The files, discovered by a risk analyst at cybersecurity firm UpGuard, were accidentally left unsecured on a web server. Absolutely anyone with the website’s URL could access and download the unencrypted dataset without entering a password.
“The fact that this was publicly available on the internet is just mindblowing,” says Brandon McCrillis, CEO at Rendition Infosec. “Criminal syndicates would be extremely interested in this data.”
UpGuard first discovered the files on June 12th and they were eventually secured on June 14th, after the company informed federal authorities about the accidental leak. Mike Baukes, UpGuard’s co-CEO, estimates that the database was open to the public for between ten and twelve days in total.

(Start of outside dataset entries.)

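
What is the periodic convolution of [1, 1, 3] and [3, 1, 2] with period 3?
Use y[k] = Σ_j a[j]·b[(k-j) mod 3]. y[0] = 1×3 + 1×2 + 3×1 = 8; y[1] = 1×1 + 1×3 + 3×2 = 10; y[2] = 1×2 + 1×1 + 3×3 = 12. Result: [8, 10, 12]

[8, 10, 12]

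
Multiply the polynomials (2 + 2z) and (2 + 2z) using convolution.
Ascending coefficients: a = [2, 2], b = [2, 2]. c[0] = 2×2 = 4; c[1] = 2×2 + 2×2 = 8; c[2] = 2×2 = 4. Result coefficients: [4, 8, 4] → 4 + 8z + 4z^2

4 + 8z + 4z^2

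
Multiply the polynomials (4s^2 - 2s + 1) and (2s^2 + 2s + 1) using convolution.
Ascending coefficients: a = [1, -2, 4], b = [1, 2, 2]. c[0] = 1×1 = 1; c[1] = 1×2 + -2×1 = 0; c[2] = 1×2 + -2×2 + 4×1 = 2; c[3] = -2×2 + 4×2 = 4; c[4] = 4×2 = 8. Result coefficients: [1, 0, 2, 4, 8] → 8s^4 + 4s^3 + 2s^2 + 1

8s^4 + 4s^3 + 2s^2 + 1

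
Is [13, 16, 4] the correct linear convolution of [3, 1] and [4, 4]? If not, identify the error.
Recompute linear convolution of [3, 1] and [4, 4]: y[0] = 3×4 = 12; y[1] = 3×4 + 1×4 = 16; y[2] = 1×4 = 4 → [12, 16, 4]. Compare to given [13, 16, 4]: they differ at index 0: given 13, correct 12, so answer: No

No. Error at index 0: given 13, correct 12.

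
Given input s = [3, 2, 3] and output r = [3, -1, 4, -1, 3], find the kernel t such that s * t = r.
Output length 5 = len(s) + len(t) - 1 ⇒ len(t) = 3. Solve t forward using t[k] = (r[k] - Σ_{i≥1} s[i]·t[k-i]) / s[0]: t[0] = r[0] / s[0] = 3 / 3 = 1; t[1] = (r[1] - 2×1) / s[0] = (-1 - 2×1) / 3 = -1; t[2] = (r[2] - 2×-1 - 3×1) / s[0] = (4 - 2×-1 - 3×1) / 3 = 1. So t = [1, -1, 1]. Forward-check [3, 2, 3] * [1, -1, 1]: r[0] = 3×1 = 3; r[1] = 3×-1 + 2×1 = -1; r[2] = 3×1 + 2×-1 + 3×1 = 4; r[3] = 2×1 + 3×-1 = -1; r[4] = 3×1 = 3 → [3, -1, 4, -1, 3] ✓

[1, -1, 1]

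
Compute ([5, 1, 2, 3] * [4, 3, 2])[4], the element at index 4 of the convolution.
Use y[k] = Σ_i a[i]·b[k-i] at k=4. y[4] = 2×2 + 3×3 = 13

13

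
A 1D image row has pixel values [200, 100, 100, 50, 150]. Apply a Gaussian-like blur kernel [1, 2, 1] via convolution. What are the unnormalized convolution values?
Convolve image row [200, 100, 100, 50, 150] with kernel [1, 2, 1]: y[0] = 200×1 = 200; y[1] = 200×2 + 100×1 = 500; y[2] = 200×1 + 100×2 + 100×1 = 500; y[3] = 100×1 + 100×2 + 50×1 = 350; y[4] = 100×1 + 50×2 + 150×1 = 350; y[5] = 50×1 + 150×2 = 350; y[6] = 150×1 = 150 → [200, 500, 500, 350, 350, 350, 150]. Normalization factor = sum(kernel) = 4.

[200, 500, 500, 350, 350, 350, 150]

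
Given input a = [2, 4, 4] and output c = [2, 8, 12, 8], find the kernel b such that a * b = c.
Output length 4 = len(a) + len(b) - 1 ⇒ len(b) = 2. Solve b forward using b[k] = (c[k] - Σ_{i≥1} a[i]·b[k-i]) / a[0]: b[0] = c[0] / a[0] = 2 / 2 = 1; b[1] = (c[1] - 4×1) / a[0] = (8 - 4×1) / 2 = 2. So b = [1, 2]. Forward-check [2, 4, 4] * [1, 2]: c[0] = 2×1 = 2; c[1] = 2×2 + 4×1 = 8; c[2] = 4×2 + 4×1 = 12; c[3] = 4×2 = 8 → [2, 8, 12, 8] ✓

[1, 2]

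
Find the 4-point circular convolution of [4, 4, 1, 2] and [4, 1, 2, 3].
Use y[k] = Σ_j s[j]·t[(k-j) mod 4]. y[0] = 4×4 + 4×3 + 1×2 + 2×1 = 32; y[1] = 4×1 + 4×4 + 1×3 + 2×2 = 27; y[2] = 4×2 + 4×1 + 1×4 + 2×3 = 22; y[3] = 4×3 + 4×2 + 1×1 + 2×4 = 29. Result: [32, 27, 22, 29]

[32, 27, 22, 29]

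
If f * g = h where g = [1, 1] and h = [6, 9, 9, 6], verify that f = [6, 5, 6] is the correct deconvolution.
Forward-compute [6, 5, 6] * [1, 1]: h[0] = 6×1 = 6; h[1] = 6×1 + 5×1 = 11; h[2] = 5×1 + 6×1 = 11; h[3] = 6×1 = 6 → [6, 11, 11, 6]. Does not match given h = [6, 9, 9, 6].

Not verified. [6, 5, 6] * [1, 1] = [6, 11, 11, 6], which differs from [6, 9, 9, 6] at index 1.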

The publicly accessible server was owned and updated by Deep Root Analytics, a company has helped the Republican party target voters with advertising during political campaigns. Its co-founder, Alex Lundry, led the analytics for Mitt Romney’s 2012 presidential campaign and Jeb Bush’s 2016 “Simply put,” the company’s website reads, “the Deep Root team is the most experienced group of targeters in Republican politics.”
At least two other data analytics companies, TargetPoint Consulting and Data Trust, also contributed to the 1.1 terabyte dataset. All three of the companies were hired to help Donald Trump target political advertising during his 2016 presidential campaign.
The dataset, which was most recently updated in January 2017, includes details on voters in every US state and the District of Columbia. Almost all of the country’s 200 million registered voters are included in the haul, which equates to about sixty percent of the entire population.
The bulk of the data is split into two huge spreadsheets, one containing information collected around the 2008 Obama election and the other with data from the 2012 election. These files include include voters’ registered party, self-reported racial demographic and whether they are on the federal ‘do not call’ list or not. Two more columns of data include voters’ ‘modeled ethnicity’ and ‘modeled religion’.
A further dataset, which was updated around the time of Trump’s inauguration, rates how likely individual voters are to support certain areas of policy, such as the President’s ‘America First’ stance or his support of the auto manufacturing industry. Another of the forty-six categories estimates how likely it is that each person in the dataset voted for Obama in 2012.